Bitmine(写真=Shutterstock)

Bitmineは直近1週間でEthereum(ETH)7万6882枚を追加取得し、総供給量に占める保有比率を4.66%へ引き上げた。保有目標として掲げる「供給量の5%」に対し、達成率は93%に達した。

Coinpostが16日付で報じたところによると、BitmineのETH保有量は14日時点で562万754枚。6月7日時点の554万3872枚から増加した。14日時点の保有ETHの評価額は約93億ドルで、暗号資産や現金、有価証券、投資資産を含む総資産は104億ドルだった。

同社の保有量は、総供給量1億2070万枚の4.66%に相当する。Bitmineは供給量の5%確保を目標に掲げており、今回の買い増しで目標達成が目前に迫った。

ステーキング規模も拡大している。Bitmineがステーキングに回したETHは471万8677枚に上り、これに基づく年間報酬は約2億1900万ドルになる見通しだ。トム・リー会長は、このステーキング報酬を優先株配当の財源に充てる考えを示し、継続的なキャッシュフローの確保に自信を示した。

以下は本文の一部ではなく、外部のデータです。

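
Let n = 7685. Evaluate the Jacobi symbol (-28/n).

First reduce: -28 ≡ 7657 (mod 7685).
Reciprocity: 7657 ≡ 1 and 7685 ≡ 1 (mod 4), so (7657/7685) = +(7685/7657).
Reduce top mod 7657: now compute (28/7657).
Pull out 2^2: since 7657 ≡ 1 (mod 8), (2/7657) = +1, so (2/7657)^2 = +1.
Reciprocity: 7 ≡ 3 and 7657 ≡ 1 (mod 4), so (7/7657) = +(7657/7).
Reduce top mod 7: now compute (6/7).
Pull out 2: since 7 ≡ 7 (mod 8), (2/7) = +1.
Reciprocity: 3 ≡ 3 and 7 ≡ 3 (mod 4), so (3/7) = −(7/3).
Reduce top mod 3: now compute (1/3).
Reached (1/3) = 1. Collecting the sign flips along the way, the symbol is -1.

-1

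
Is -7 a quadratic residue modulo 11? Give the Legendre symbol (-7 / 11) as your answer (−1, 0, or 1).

First reduce: -7 ≡ 4 (mod 11).
Pull out 2^2: since 11 ≡ 3 (mod 8), (2/11) = -1, so (2/11)^2 = +1.
Reached (1/11) = 1. Collecting the sign flips along the way, the symbol is +1.

1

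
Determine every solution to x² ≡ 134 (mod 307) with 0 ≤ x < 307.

Since 307 ≡ 3 (mod 4), a square root of 134 is 134^((307+1)/4) = 134^77 mod 307.
Repeated squaring: 134^2≡150, 134^4≡89, 134^8≡246, 134^16≡37, 134^32≡141, 134^64≡233 (mod 307).
134^77 = 134^(64+8+4+1) ≡ 286 (mod 307).
Check: 286² = 81796 ≡ 134 (mod 307). The two roots are 21 and 286.

21, 286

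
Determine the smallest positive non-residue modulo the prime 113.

(2/113) = +1, so 2 is a residue.
(3/113) = −1, so 3 is the smallest positive non-residue mod 113.

3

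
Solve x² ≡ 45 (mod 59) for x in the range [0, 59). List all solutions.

24, 35

Since 59 ≡ 3 (mod 4), a square root of 45 is 45^((59+1)/4) = 45^15 mod 59.
Repeated squaring: 45^2≡19, 45^4≡7, 45^8≡49 (mod 59).
45^15 = 45^(8+4+2+1) ≡ 35 (mod 59).
Check: 35² = 1225 ≡ 45 (mod 59). The two roots are 24 and 35.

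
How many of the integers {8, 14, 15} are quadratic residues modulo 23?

1

(8/23) = +1 → QR.
(14/23) = -1 → non-residue.
(15/23) = -1 → non-residue.
Total quadratic residues among the 3: 1.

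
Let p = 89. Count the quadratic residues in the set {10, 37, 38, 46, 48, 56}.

1

(10/89) = +1 → QR.
(37/89) = -1 → non-residue.
(38/89) = -1 → non-residue.
(46/89) = -1 → non-residue.
(48/89) = -1 → non-residue.
(56/89) = -1 → non-residue.
Total quadratic residues among the 6: 1.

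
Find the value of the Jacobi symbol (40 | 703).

Pull out 2^3: since 703 ≡ 7 (mod 8), (2/703) = +1, so (2/703)^3 = +1.
Reciprocity: 5 ≡ 1 and 703 ≡ 3 (mod 4), so (5/703) = +(703/5).
Reduce top mod 5: now compute (3/5).
Reciprocity: 3 ≡ 3 and 5 ≡ 1 (mod 4), so (3/5) = +(5/3).
Reduce top mod 3: now compute (2/3).
Pull out 2: since 3 ≡ 3 (mod 8), (2/3) = -1.
Reached (1/3) = 1. Collecting the sign flips along the way, the symbol is -1.

-1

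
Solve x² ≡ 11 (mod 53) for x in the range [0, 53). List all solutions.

53 ≡ 1 (mod 4), so we find a root by search.
Trying successive values, 8² = 64 ≡ 11 (mod 53). The other root is 53 − 8 = 45.

8, 45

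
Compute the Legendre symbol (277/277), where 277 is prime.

0

First reduce: 277 ≡ 0 (mod 277).
Top reduces to 0: gcd > 1, so the symbol is 0.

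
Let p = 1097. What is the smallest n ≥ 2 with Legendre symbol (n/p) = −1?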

Bitmineの戦略は、ETHを単に保有するのではなく、収益を生む財務資産として運用する点に特徴がある。大量保有したETHをステーキングに振り向け、継続収入を配当財源や追加投資に回す構えだ。

こうした運用方針は、値上がり益を主軸とするビットコイン中心の企業財務戦略とは異なる。一方で、ETH価格の下落やステーキング報酬率の低下は、配当財源の確保や運用計画に影響を及ぼす可能性がある。

資金調達も並行して進めた。Bitmineは6月10日、年率9.50%のシリーズA永久優先株350万株を1株80ドルで発行し、手続きを完了した。引受手数料などを差し引いた純調達額は約2億7380万ドル。銘柄コードはBMNP。

BMNPは16日からニューヨーク証券取引所(NYSE)で取引を開始する予定で、配当は週次で支払う計画だ。Bitmineは、優先株発行による調達資金とステーキング収益を組み合わせることで、ETH保有の拡大と株主還元を並行して進める方針を打ち出している。

市場の関心は、Bitmineが供給量5%の保有目標をいつ達成するかに移っている。すでに達成率は93%に達しており、今後の追加取得や資産運用の動向が注目される。